The most difficult tactical decision, from both a trial and appellate standpoint, is how detailed the verdict form should be. There are pros and cons of a detailed verdict form, and there is no right answer for all cases. In considering this issue, however, you always take into account the two-issue rule, under which Florida appellate courts will not grant a new trial if the jury rendered a general verdict and there is no error on at least one of the theories on which the jury is instructed. See Colonial Stores, Inc. v. Scarborough, 355 So. 2d 1181 (Fla. 1977).

But be mindful this may not be the same rule in other forums or in federal court. The Eleventh Circuit has held, for example, that the defendant is entitled to a new trial if the jury renders a general verdict that could be based on several possible grounds, one of which cannot support the verdict. See Grant v. Preferred Research, 885 F.2d 795 (11th Cir. 1989). On the other hand, that court also has held that a defendant only is entitled to judgment as a matter of law if each possible ground for the general verdict is shown to be legally insufficient. Maiz v. Virani, 253 F.3d 641 (11th Cir. 2001).

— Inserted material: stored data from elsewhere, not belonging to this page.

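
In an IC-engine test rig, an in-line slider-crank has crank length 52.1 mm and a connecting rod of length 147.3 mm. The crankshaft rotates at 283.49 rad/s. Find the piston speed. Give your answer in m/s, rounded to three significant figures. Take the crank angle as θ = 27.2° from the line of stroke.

8.90

ω = 283.5 rad/s
For an in-line slider-crank, x = r cosθ + √(L² − r² sin²θ), so v = −rω sinθ·[1 + r cosθ/√(L² − r² sin²θ)].
With r = 0.0521 m, L = 0.1473 m, θ = 27.2°: √(L² − r² sin²θ) = 0.14536 m.
v = −0.0521·283.5·0.45710·[1 + 0.0521·0.88942/0.14536] = -8.9034 m/s.
|v| = 8.9034 m/s.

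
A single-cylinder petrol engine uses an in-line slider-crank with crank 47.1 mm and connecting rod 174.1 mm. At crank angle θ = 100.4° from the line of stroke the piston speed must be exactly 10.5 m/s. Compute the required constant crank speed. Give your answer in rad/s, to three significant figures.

239

For an in-line slider-crank, |v_piston| = rω|sinθ|·[1 + r cosθ/√(L² − r² sin²θ)].
With r = 0.0471 m, L = 0.1741 m, θ = 100.4°: the bracketed kinematic factor |dx/dθ| = 0.043979 m.
ω = v/|dx/dθ| = 10.5/0.043979 = 238.75 rad/s.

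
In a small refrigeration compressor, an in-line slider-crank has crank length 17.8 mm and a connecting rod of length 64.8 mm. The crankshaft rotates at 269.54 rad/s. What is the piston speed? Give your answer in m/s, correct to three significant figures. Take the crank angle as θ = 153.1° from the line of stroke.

1.63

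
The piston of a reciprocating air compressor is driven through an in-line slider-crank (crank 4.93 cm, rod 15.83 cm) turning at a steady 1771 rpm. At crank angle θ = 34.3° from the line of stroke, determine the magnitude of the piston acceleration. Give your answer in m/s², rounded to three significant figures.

ω = 2π·1771/60 = 185.5 rad/s
x(θ) = r cosθ + √(L² − r² sin²θ); with ω constant, a = ω²·d²x/dθ².
d²x/dθ² = −r cosθ − r²(cos2θ)/√u − r⁴ sin²2θ/(4u^{3/2}),  u = L² − r² sin²θ = 0.0242871 m².
Substituting r = 0.0493 m, L = 0.1583 m, θ = 34.3°: d²x/dθ² = -0.046755 m.
a = ω²·d²x/dθ² = (185.5)²·(-0.046755) = -1608.1 m/s²;  |a| = 1608.1 m/s².

1610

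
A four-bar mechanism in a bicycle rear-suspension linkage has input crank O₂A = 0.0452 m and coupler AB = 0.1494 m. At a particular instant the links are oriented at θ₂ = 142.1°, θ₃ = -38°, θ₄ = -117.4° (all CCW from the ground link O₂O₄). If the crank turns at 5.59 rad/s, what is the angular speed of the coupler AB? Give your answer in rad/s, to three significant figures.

ω₂ = 5.59 rad/s
Differentiating the loop-closure r₂e^{iθ₂}+r₃e^{iθ₃}=r₁+r₄e^{iθ₄} gives r₂ω₂e^{iθ₂}+r₃ω₃e^{iθ₃}=r₄ω₄e^{iθ₄}.
Eliminating the other unknown: ω₃ = r₂ω₂ sin(θ₄−θ₂) / [r₃ sin(θ₃−θ₄)].
Numerator sine = +0.98325; denominator sine = +0.98294.
Result = 0.0452·5.59·(+0.98325) / (0.1494·(+0.98294)) = +1.6918 rad/s; magnitude 1.6918 rad/s.

1.69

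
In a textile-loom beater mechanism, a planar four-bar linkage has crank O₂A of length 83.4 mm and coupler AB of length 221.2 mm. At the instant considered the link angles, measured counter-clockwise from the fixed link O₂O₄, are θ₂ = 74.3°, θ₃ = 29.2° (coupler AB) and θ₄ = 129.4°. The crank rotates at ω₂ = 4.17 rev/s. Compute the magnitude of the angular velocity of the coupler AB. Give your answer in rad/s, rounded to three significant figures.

ω₂ = 26.2 rad/s (from 4.17 rev/s).
Differentiating the loop-closure r₂e^{iθ₂}+r₃e^{iθ₃}=r₁+r₄e^{iθ₄} gives r₂ω₂e^{iθ₂}+r₃ω₃e^{iθ₃}=r₄ω₄e^{iθ₄}.
Eliminating the other unknown: ω₃ = r₂ω₂ sin(θ₄−θ₂) / [r₃ sin(θ₃−θ₄)].
Numerator sine = +0.82015; denominator sine = -0.98420.
Result = 0.0834·26.2·(+0.82015) / (0.2212·(-0.98420)) = -8.2321 rad/s; magnitude 8.2321 rad/s.

8.23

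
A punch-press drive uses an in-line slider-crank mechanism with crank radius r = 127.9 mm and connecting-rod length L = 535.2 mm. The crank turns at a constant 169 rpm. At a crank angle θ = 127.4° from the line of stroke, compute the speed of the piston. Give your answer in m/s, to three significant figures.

ω = 2π·169/60 = 17.7 rad/s
For an in-line slider-crank, x = r cosθ + √(L² − r² sin²θ), so v = −rω sinθ·[1 + r cosθ/√(L² − r² sin²θ)].
With r = 0.1279 m, L = 0.5352 m, θ = 127.4°: √(L² − r² sin²θ) = 0.52547 m.
v = −0.1279·17.7·0.79441·[1 + 0.1279·-0.60738/0.52547] = -1.5323 m/s.
|v| = 1.5323 m/s.

1.53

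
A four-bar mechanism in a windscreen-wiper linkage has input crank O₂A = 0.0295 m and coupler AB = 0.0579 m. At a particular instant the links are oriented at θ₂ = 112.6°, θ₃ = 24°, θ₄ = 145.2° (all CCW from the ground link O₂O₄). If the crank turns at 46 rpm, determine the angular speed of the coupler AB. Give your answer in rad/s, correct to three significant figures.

ω₂ = 4.817 rad/s (from 46 rpm).
Differentiating the loop-closure r₂e^{iθ₂}+r₃e^{iθ₃}=r₁+r₄e^{iθ₄} gives r₂ω₂e^{iθ₂}+r₃ω₃e^{iθ₃}=r₄ω₄e^{iθ₄}.
Eliminating the other unknown: ω₃ = r₂ω₂ sin(θ₄−θ₂) / [r₃ sin(θ₃−θ₄)].
Numerator sine = +0.53877; denominator sine = -0.85536.
Result = 0.0295·4.817·(+0.53877) / (0.0579·(-0.85536)) = -1.5459 rad/s; magnitude 1.5459 rad/s.

1.55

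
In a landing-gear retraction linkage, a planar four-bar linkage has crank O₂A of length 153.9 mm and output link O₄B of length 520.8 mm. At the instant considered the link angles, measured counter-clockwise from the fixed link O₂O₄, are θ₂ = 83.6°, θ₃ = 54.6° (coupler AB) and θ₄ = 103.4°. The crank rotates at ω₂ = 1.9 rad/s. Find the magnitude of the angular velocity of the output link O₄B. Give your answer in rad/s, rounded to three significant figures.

0.362

ω₂ = 1.9 rad/s
Differentiating the loop-closure r₂e^{iθ₂}+r₃e^{iθ₃}=r₁+r₄e^{iθ₄} gives r₂ω₂e^{iθ₂}+r₃ω₃e^{iθ₃}=r₄ω₄e^{iθ₄}.
Eliminating the other unknown: ω₄ = r₂ω₂ sin(θ₂−θ₃) / [r₄ sin(θ₄−θ₃)].
Numerator sine = +0.48481; denominator sine = +0.75241.
Result = 0.1539·1.9·(+0.48481) / (0.5208·(+0.75241)) = +0.36177 rad/s; magnitude 0.36177 rad/s.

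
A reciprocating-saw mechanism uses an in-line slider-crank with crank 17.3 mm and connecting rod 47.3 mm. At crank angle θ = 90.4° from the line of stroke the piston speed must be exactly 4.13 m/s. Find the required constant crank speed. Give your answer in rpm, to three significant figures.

2290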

If there are defects or inconsistencies in the jury’s findings when the verdict is actually rendered, [(i.e., a particular question is not answered or not answered clearly, calculations do not add up or do not make sense (e.g., future and net present value damages are the same number), or findings are legally inconsistent)], you must consider whether to object and raise your concern before the jury is discharged. This is a tough judgment call that unfortunately must be made instantly.

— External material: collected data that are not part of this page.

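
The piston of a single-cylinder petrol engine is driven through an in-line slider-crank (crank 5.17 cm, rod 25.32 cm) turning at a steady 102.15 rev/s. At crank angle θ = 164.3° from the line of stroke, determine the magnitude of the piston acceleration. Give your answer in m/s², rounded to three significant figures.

ω = 2π·102 = 641.8 rad/s
x(θ) = r cosθ + √(L² − r² sin²θ); with ω constant, a = ω²·d²x/dθ².
d²x/dθ² = −r cosθ − r²(cos2θ)/√u − r⁴ sin²2θ/(4u^{3/2}),  u = L² − r² sin²θ = 0.0639145 m².
Substituting r = 0.0517 m, L = 0.2532 m, θ = 164.3°: d²x/dθ² = +0.040717 m.
a = ω²·d²x/dθ² = (641.8)²·(+0.040717) = +16773 m/s²;  |a| = 16773 m/s².

16800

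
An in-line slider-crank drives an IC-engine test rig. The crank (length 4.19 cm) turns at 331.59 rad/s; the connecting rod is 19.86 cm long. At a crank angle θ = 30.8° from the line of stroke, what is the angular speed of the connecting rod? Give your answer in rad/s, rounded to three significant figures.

60.4

ω = 331.6 rad/s
The rod makes angle φ with the slider axis where L sinφ = r sinθ; differentiating, L cosφ·φ̇ = r ω cosθ.
L cosφ = √(L² − r² sin²θ) = 0.19744 m.
|ω_rod| = r ω |cosθ| / √(L² − r² sin²θ) = 0.0419·331.6·0.85896/0.19744 = 60.445 rad/s.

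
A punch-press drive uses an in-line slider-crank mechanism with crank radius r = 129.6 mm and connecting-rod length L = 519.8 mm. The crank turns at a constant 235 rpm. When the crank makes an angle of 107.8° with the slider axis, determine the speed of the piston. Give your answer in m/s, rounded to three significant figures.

ω = 2π·235/60 = 24.61 rad/s
For an in-line slider-crank, x = r cosθ + √(L² − r² sin²θ), so v = −rω sinθ·[1 + r cosθ/√(L² − r² sin²θ)].
With r = 0.1296 m, L = 0.5198 m, θ = 107.8°: √(L² − r² sin²θ) = 0.50494 m.
v = −0.1296·24.61·0.95213·[1 + 0.1296·-0.30570/0.50494] = -2.7984 m/s.
|v| = 2.7984 m/s.

2.80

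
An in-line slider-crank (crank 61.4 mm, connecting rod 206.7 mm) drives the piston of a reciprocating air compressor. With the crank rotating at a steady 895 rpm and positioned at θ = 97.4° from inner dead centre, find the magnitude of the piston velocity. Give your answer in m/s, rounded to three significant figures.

5.48

ω = 2π·895/60 = 93.72 rad/s
For an in-line slider-crank, x = r cosθ + √(L² − r² sin²θ), so v = −rω sinθ·[1 + r cosθ/√(L² − r² sin²θ)].
With r = 0.0614 m, L = 0.2067 m, θ = 97.4°: √(L² − r² sin²θ) = 0.19753 m.
v = −0.0614·93.72·0.99167·[1 + 0.0614·-0.12880/0.19753] = -5.4783 m/s.
|v| = 5.4783 m/s.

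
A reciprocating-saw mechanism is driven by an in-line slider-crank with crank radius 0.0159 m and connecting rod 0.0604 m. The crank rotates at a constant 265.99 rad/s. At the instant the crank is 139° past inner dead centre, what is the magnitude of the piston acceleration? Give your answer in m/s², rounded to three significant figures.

ω = 266 rad/s
x(θ) = r cosθ + √(L² − r² sin²θ); with ω constant, a = ω²·d²x/dθ².
d²x/dθ² = −r cosθ − r²(cos2θ)/√u − r⁴ sin²2θ/(4u^{3/2}),  u = L² − r² sin²θ = 0.00353935 m².
Substituting r = 0.0159 m, L = 0.0604 m, θ = 139°: d²x/dθ² = +0.011334 m.
a = ω²·d²x/dθ² = (266)²·(+0.011334) = +801.89 m/s²;  |a| = 801.89 m/s².

802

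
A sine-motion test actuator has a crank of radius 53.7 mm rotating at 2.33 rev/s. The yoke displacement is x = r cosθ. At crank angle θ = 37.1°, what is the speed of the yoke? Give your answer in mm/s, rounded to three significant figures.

ω = 14.64 rad/s (from 2.33 rev/s).
x = r cosθ ⇒ ẋ = −rω sinθ.
|v| = rω|sinθ| = 0.0537·14.64·|sin 37.1°| = 0.47422 m/s = 474.22 mm/s.

474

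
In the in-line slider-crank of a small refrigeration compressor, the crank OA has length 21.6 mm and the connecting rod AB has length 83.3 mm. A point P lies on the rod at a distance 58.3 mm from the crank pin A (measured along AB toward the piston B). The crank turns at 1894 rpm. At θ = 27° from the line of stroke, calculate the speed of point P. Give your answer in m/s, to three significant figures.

ω = 198.3 rad/s.  Crank-pin speed |V_A| = rω = 4.2841 m/s, perpendicular to OA.
Rod angle: sinφ = −(r/L) sinθ ⇒ φ = -6.761°; ω_rod = −rω cosθ/√(L²−r²sin²θ) = -46.145 rad/s.
V_P = V_A + ω_rod × AP, with AP = 0.0583 m along the rod.
Components: V_Px = −rω sinθ − a·ω_rod·sinφ = -2.2617 m/s;  V_Py = rω cosθ + a·ω_rod·cosφ = +1.1456 m/s.
|V_P| = √(V_Px² + V_Py²) = 2.5353 m/s.

2.54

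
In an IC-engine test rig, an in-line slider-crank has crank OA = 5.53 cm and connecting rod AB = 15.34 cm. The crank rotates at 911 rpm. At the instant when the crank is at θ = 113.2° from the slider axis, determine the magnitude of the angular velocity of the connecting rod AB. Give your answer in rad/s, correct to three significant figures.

14.4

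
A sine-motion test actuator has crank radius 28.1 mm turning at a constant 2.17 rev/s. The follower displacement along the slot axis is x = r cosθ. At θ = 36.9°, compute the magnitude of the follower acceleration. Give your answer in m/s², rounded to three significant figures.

ω = 13.63 rad/s (from 2.17 rev/s).
x = r cosθ ⇒ ẍ = −rω² cosθ (ω constant).
|a| = rω²|cosθ| = 0.0281·(13.63)²·|cos 36.9°| = 4.1774 m/s².

4.18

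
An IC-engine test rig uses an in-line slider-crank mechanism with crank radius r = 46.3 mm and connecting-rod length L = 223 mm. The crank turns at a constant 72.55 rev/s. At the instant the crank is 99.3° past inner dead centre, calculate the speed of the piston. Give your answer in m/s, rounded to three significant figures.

20.1

ω = 2π·72.5 = 455.8 rad/s
For an in-line slider-crank, x = r cosθ + √(L² − r² sin²θ), so v = −rω sinθ·[1 + r cosθ/√(L² − r² sin²θ)].
With r = 0.0463 m, L = 0.223 m, θ = 99.3°: √(L² − r² sin²θ) = 0.21827 m.
v = −0.0463·455.8·0.98686·[1 + 0.0463·-0.16160/0.21827] = -20.114 m/s.
|v| = 20.114 m/s.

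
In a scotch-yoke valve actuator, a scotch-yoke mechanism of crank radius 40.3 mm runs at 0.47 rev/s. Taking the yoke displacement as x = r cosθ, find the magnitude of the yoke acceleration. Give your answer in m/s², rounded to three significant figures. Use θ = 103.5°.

0.0820

ω = 2.953 rad/s (from 0.47 rev/s).
x = r cosθ ⇒ ẍ = −rω² cosθ (ω constant).
|a| = rω²|cosθ| = 0.0403·(2.953)²·|cos 103.5°| = 0.082044 m/s².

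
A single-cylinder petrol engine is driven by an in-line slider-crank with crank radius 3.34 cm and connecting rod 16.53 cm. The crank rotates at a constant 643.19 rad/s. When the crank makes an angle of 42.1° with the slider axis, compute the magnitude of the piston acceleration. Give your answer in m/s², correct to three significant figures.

10600

ω = 643.2 rad/s
x(θ) = r cosθ + √(L² − r² sin²θ); with ω constant, a = ω²·d²x/dθ².
d²x/dθ² = −r cosθ − r²(cos2θ)/√u − r⁴ sin²2θ/(4u^{3/2}),  u = L² − r² sin²θ = 0.0268227 m².
Substituting r = 0.0334 m, L = 0.1653 m, θ = 42.1°: d²x/dθ² = -0.02554 m.
a = ω²·d²x/dθ² = (643.2)²·(-0.02554) = -10566 m/s²;  |a| = 10566 m/s².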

On the one hand, failure to raise an inconsistency in the jury’s verdict usually will waive any challenge on appeal. See Pierce v. Southern Pacific Transp. Co., 823 F.2d 1366, 1370 (9th Cir. 1987); Coralluzzo v. Education Mgmt. Corp., 86 F.3d 185, 186 (11th Cir. 1996) (“This Court has repeatedly held that all challenges to the inconsistency of special verdicts must be raised before the jury is excused”); but cf. Heno v. Sprint/United Mgmt. Co., 208 F.3d 847, 851 (10th Cir. 2000) (“when the verdicts are special verdicts a party is not required to object to the inconsistency before the jury is discharged in order to preserve that issue for a subsequent motion before the district court”); U.S. E.E.O.C. v. Massey Yardley Chrysler Plymouth, Inc., 117 F.3d 1244, 1251 (11th Cir. 1997) (party waived contention that jury verdict was inconsistent by failing to move post-verdict for new trial or for further jury deliberation). As the court explained in Progressive Select Ins. Co., Inc. v. Lorenzo, 49 So. 3d 272 (Fla. 4th DCA 2010):

[l]ooking back over almost eighty years of Florida case law reveals a consistent goal of ensuring that ‘the intent of the jury in rendering the verdict may fairly and with certainty be gleaned from the words used....’ To that end, Florida courts have required any objection to the form of the verdict to be made before the discharge of the jury to allow correction of a correctable error. When that verdict is rendered and ‘no objection appears to have been made to the form of verdict when the same was presented to the court, the form thereof was waived.’ (Internal citations omitted.)

On the other hand, if you do raise the inconsistency before the jury is discharged, the jury obviously may resolve it against you. Then, you will have not only lost at trial, you will have lost any inconsistency argument for appeal, unless you can tie the original inconsistency into some defect in the instructions or verdict form and argue that a mistrial was required. The right answer may never be known, and it usually will not be known at the time the trial decision has to be made.

Lastly, you may want to get on the record the length of the jury deliberations. You certainly want to get on the record any questions that the jury asks about the verdict form and the jury instructions (or otherwise) and be sure that the jury's note is placed in the record.